The FED kept interest rates stable for a fifth time in a row. Despite inflation showing a significant downward trend, the FED’s decision to maintain rates stable comes backed by the fact that they want to time their rate cuts in a manner that encourages inflation numbers to go down to their target of 2%. While Powell indicated that it seems uncertain as to when the US will achieve the inflation target, it is something that they are sure to achieve.

It’s interesting to note that January and February witnessed higher CPI (Consumer Price Index) and PCE (Personal Consumption Index) which was in turn indicative of a lower inflation. On a 6-month basis, overall prices were up 3.2 percent and core prices were up 3.9 percent.  Housing inflation which peaked at 10.30% in December 2022, has come down to 4.30% in February 2024. The lower rates of unemployment also acted in favor of the FED’s decision.
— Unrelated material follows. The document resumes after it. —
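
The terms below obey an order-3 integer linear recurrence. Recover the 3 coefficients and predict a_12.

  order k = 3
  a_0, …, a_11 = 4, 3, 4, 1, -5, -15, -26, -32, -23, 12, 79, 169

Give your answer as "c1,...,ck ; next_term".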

Having said that, the FED is likely to cut rates as goods prices come into an equilibrium and housing prices move down.

We think that with the FED trying to balance risks and ensure that data is clearly supportive of a long-term reduction in the inflation, we are likely to see the rates remain stable for a little longer that we initially anticipated.

The Impact on India:

With the US Dollar declining in value and International Gold prices touching new highs, Indian Investors are likely to book some profits in the yellow metal. On the other hand, expectations around a significant rise in gold prices have also led to investors flocking to buy Gold. It may seem like the Indian markets have largely priced FED’s decision of keeping rates stable. However, the Indian markets are currently volatile and are likely to remain so, until the upcoming election, thus presenting buying opportunities for investors.  The Indian economy is currently being buoyed by the magnitude of domestic flows and this significantly reduces the impact of the global rates.

The current environment seems conducive for investment growth, particularly in sectors poised to benefit from economic expansions. However, it’s important to note the backdrop of global economic dynamics, including potential oil price fluctuations.